On Fri, Dec 28, 2018 at 5:14 AM Bruce Kellett <[email protected]> wrote:

> Why has the inflation not been seen at LHC?
>>>
>>
>> >> The LHC just went offline, when it comes back online after 2 years of
>> upgrades it should reach energies close to 15 TeV which corresponds to a
>> temperature of 10^17 Kelvin, and that is the temperature the entire
>> universe was in when it was about 10^-17 seconds old. But inflation was
>> over by the time the universe was 10^-35 seconds old.

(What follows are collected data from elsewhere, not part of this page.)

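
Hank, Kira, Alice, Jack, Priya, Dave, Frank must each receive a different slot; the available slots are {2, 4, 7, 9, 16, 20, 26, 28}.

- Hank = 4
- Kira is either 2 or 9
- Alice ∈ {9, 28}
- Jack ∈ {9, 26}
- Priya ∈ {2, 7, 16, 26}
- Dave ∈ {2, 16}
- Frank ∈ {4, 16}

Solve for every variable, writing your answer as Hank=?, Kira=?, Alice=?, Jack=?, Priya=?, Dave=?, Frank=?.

Hank has just one choice, so Hank = 4. Remove 4 from Frank.
That leaves Frank = 16. Eliminate 16 elsewhere: Priya, Dave.
Dave must be 2 (only option left). Strike 2 from Kira, Priya.
That leaves Kira = 9. Strike 9 from Alice, Jack.
That leaves Alice = 28.
Jack has just one choice, so Jack = 26. Eliminate 26 elsewhere: Priya.
That leaves Priya = 7.

Hank=4, Kira=9, Alice=28, Jack=26, Priya=7, Dave=2, Frank=16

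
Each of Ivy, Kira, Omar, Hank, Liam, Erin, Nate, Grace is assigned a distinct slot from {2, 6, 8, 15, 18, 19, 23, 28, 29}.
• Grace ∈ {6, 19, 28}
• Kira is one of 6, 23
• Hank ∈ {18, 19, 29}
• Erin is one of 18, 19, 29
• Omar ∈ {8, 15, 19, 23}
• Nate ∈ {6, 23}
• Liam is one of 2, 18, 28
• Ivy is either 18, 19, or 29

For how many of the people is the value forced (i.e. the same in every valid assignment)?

2

The 2 variables Kira and Nate are confined to {6, 23}, which locks those values in; drop them from Omar, Grace.
Ivy, Hank, Erin between them cover only {18, 19, 29} — a naked triple. Remove those values from Omar, Liam, Grace.
Grace's domain is down to {28}, so Grace = 28. Strike 28 from Liam.
Liam has just one choice, so Liam = 2.
Determined: Liam=2, Grace=28. The other people each still have more than one consistent value. That makes 2.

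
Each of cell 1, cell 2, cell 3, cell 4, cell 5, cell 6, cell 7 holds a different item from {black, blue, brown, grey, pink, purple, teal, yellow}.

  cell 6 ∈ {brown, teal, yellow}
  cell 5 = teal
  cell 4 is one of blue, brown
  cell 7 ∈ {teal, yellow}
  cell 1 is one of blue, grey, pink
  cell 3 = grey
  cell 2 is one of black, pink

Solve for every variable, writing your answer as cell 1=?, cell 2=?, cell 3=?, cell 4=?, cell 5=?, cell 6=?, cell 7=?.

cell 3 must be grey (only option left). Remove grey from cell 1.
That leaves cell 5 = teal. Eliminate teal elsewhere: cell 6, cell 7.
cell 7 must be yellow (only option left). Remove yellow from cell 6.
That leaves cell 6 = brown. Strike brown from cell 4.
cell 4 must be blue (only option left). Eliminate blue elsewhere: cell 1.
cell 1 has just one choice, so cell 1 = pink. So cell 2 can't be pink.
cell 2 has just one choice, so cell 2 = black.

cell 1=pink, cell 2=black, cell 3=grey, cell 4=blue, cell 5=teal, cell 6=brown, cell 7=yellow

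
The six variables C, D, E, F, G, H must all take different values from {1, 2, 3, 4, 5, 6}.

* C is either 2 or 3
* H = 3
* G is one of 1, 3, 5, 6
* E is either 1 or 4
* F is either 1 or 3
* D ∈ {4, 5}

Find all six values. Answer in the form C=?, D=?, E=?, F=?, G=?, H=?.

H must be 3 (only option left). So C, F, G can't be 3.
C's domain is down to {2}, so C = 2.
F's domain is down to {1}, so F = 1. Eliminate 1 elsewhere: E, G.
E's domain is down to {4}, so E = 4. Eliminate 4 elsewhere: D.
D has just one choice, so D = 5. So G can't be 5.
G's domain is down to {6}, so G = 6.

C=2, D=5, E=4, F=1, G=6, H=3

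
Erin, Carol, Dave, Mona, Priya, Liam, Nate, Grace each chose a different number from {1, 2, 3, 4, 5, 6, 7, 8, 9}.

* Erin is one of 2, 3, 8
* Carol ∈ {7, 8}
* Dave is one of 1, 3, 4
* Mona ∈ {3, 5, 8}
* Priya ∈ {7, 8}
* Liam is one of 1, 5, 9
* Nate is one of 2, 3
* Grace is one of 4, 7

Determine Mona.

The 8 variables together cover exactly {1, 2, 3, 4, 5, 7, 8, 9} — 8 values for 8 variables — and 9 appears only in Liam's list, so Liam = 9.
The 7 still-open variables together cover exactly {1, 2, 3, 4, 5, 7, 8} — 7 values for 7 variables — and 1 appears only in Dave's list, so Dave = 1.
Among the 6 still-open variables, 4 fits only Grace (and all 6 values in {2, 3, 4, 5, 7, 8} must be used), so Grace = 4.
The 5 still-open variables together cover exactly {2, 3, 5, 7, 8} — 5 values for 5 variables — and 5 appears only in Mona's list, so Mona = 5.

5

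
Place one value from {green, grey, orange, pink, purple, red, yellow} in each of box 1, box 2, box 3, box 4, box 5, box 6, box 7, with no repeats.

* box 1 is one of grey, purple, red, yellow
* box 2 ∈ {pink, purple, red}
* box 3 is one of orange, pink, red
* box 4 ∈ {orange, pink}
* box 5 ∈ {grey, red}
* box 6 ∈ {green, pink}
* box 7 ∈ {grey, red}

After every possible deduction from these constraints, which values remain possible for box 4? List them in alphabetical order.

Among the 7 variables, green fits only box 6 (and all 7 values in {green, grey, orange, pink, purple, red, yellow} must be used), so box 6 = green.
The 6 still-open variables draw from only 6 values {grey, orange, pink, purple, red, yellow}, so each is used; only box 1 can be yellow, hence box 1 = yellow.
The 5 still-open variables draw from only 5 values {grey, orange, pink, purple, red}, so each is used; only box 2 can be purple, hence box 2 = purple.
box 5 and box 7 between them cover only {grey, red} — a naked pair. Remove those values from box 3.
No further eliminations apply; box 4 can still be any of orange, pink.

orange, pink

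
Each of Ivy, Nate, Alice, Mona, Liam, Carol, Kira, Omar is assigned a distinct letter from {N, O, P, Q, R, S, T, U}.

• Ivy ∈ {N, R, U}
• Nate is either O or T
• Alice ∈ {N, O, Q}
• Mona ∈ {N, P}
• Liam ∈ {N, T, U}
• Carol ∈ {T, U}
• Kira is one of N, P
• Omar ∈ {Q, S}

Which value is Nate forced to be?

O

The 8 variables draw from only 8 values {N, O, P, Q, R, S, T, U}, so each is used; only Ivy can be R, hence Ivy = R.
Among the 7 still-open variables, S fits only Omar (and all 7 values in {N, O, P, Q, S, T, U} must be used), so Omar = S.
The 6 still-open variables draw from only 6 values {N, O, P, Q, T, U}, so each is used; only Alice can be Q, hence Alice = Q.
The 5 still-open variables together cover exactly {N, O, P, T, U} — 5 values for 5 variables — and O appears only in Nate's list, so Nate = O.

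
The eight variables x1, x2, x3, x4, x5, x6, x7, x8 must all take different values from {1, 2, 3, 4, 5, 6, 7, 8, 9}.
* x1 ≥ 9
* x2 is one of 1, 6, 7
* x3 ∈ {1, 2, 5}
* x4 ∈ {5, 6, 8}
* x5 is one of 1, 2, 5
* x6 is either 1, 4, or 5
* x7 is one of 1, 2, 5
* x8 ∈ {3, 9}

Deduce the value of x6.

4

x1 must be 9 (only option left). Remove 9 from x8.
x8 must be 3 (only option left).
x3, x5, x7 share exactly the 3 values {1, 2, 5}; by pigeonhole those values go to them, so strike 1, 2, 5 from x2, x4, x6.
So x6 = 4.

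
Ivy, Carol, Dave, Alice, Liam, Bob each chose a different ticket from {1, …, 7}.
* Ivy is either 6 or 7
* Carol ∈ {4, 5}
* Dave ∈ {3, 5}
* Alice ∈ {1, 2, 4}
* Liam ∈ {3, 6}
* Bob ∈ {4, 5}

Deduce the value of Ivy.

7

The 2 variables Carol and Bob are confined to {4, 5}, which locks those values in; drop them from Dave, Alice.
That leaves Dave = 3. Remove 3 from Liam.
Liam has just one choice, so Liam = 6. Eliminate 6 elsewhere: Ivy.
So Ivy = 7.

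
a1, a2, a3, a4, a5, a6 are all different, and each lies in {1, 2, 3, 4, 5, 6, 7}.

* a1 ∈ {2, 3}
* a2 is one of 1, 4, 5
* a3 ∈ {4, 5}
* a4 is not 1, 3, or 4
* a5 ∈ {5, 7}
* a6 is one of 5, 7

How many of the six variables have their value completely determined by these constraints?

a5 and a6 share exactly the 2 values {5, 7}; by pigeonhole those values go to them, so strike 5, 7 from a2, a3, a4.
That leaves a3 = 4. Eliminate 4 elsewhere: a2.
a2 has just one choice, so a2 = 1.
Determined: a2=1, a3=4. The other variables each still have more than one consistent value. That makes 2.

2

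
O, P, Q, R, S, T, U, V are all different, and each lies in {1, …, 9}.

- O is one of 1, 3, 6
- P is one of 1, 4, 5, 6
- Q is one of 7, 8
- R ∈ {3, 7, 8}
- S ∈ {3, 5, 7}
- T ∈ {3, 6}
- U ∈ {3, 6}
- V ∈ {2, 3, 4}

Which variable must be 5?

The 8 variables draw from only 8 values {1, 2, 3, 4, 5, 6, 7, 8}, so each is used; only V can be 2, hence V = 2.
The 7 still-open variables draw from only 7 values {1, 3, 4, 5, 6, 7, 8}, so each is used; only P can be 4, hence P = 4.
The 6 still-open variables draw from only 6 values {1, 3, 5, 6, 7, 8}, so each is used; only O can be 1, hence O = 1.
The 5 still-open variables draw from only 5 values {3, 5, 6, 7, 8}, so each is used; only S can be 5, hence S = 5.

S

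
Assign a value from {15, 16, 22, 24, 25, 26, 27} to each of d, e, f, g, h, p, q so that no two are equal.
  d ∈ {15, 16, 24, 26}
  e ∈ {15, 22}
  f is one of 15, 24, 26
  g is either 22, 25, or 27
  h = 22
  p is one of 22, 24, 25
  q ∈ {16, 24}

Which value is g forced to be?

h has just one choice, so h = 22. Eliminate 22 elsewhere: e, g, p.
e has just one choice, so e = 15. Eliminate 15 elsewhere: d, f.
Among the 5 still-open variables, 27 fits only g (and all 5 values in {16, 24, 25, 26, 27} must be used), so g = 27.

27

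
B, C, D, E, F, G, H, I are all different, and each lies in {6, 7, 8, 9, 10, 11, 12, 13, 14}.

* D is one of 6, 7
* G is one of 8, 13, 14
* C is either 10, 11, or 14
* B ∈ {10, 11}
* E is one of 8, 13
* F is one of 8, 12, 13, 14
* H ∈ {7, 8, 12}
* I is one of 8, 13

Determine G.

Among the 8 variables, 6 fits only D (and all 8 values in {6, 7, 8, 10, 11, 12, 13, 14} must be used), so D = 6.
The 7 still-open variables draw from only 7 values {7, 8, 10, 11, 12, 13, 14}, so each is used; only H can be 7, hence H = 7.
The 6 still-open variables together cover exactly {8, 10, 11, 12, 13, 14} — 6 values for 6 variables — and 12 appears only in F's list, so F = 12.
E and I share exactly the 2 values {8, 13}; by pigeonhole those values go to them, so strike 8, 13 from G.
So G = 14.

14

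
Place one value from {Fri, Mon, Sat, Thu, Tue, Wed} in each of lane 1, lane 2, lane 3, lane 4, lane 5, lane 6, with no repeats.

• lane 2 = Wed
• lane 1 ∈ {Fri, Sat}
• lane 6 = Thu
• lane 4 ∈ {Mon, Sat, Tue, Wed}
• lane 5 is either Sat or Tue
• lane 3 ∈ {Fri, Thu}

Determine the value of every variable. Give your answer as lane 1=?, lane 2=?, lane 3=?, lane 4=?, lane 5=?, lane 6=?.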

To inflation the
>> universe was already ancient when it was 10^-17 seconds old.
>>
>
> *> I meant to write that the "inflaton", the particle associated with the
> inflation field, would have been seen at LHC since it must couple strongly
> to normal matter, *
>

If the creation of the inflaton required conditions that existed when the
universe was 10^-44 seconds old and inflation had decayed away when it was
10^-35 seconds old then the particle associated with the inflation field
would have decayed away too and we wouldn't expect to see it today even at
places where we can reproduce conditions the universe was in when it was
10^-17 seconds old. If it still existed it would still be strongly
connected to regular matter but we could not detect it but the universe
could and would still be expanding at an exponential rate and galaxies
stars and planets would not exist, we couldn't detect it because we
wouldn't exist either.

> *> Getting density fluctuations from quantum mechanics would violate
> energy conservation.*
>

If there were no density fluctuations in a gas you could know both the
position and velocity of every particle in it and that would most certainly
violate the laws of quantum mechanics.  And we've had experimental
confirmation for nearly a century that at the cosmological scale energy is
not conserved. The expansion of the universe causes all photons to be
redshifted and lose energy, a clear violation of energy conservation. And
there are theoretical reasons for thinking so too. Noether's theorem says
for every symmetry in physics there is a corresponding conservation law, so
if the laws of physics don't change with time then energy is conserved. But
General Relativity says the space a particle is moving through* can* change
with time so energy is *not* conserved. If spacetime is curved the energy
associated with a point in it doesn't even have a unique definition.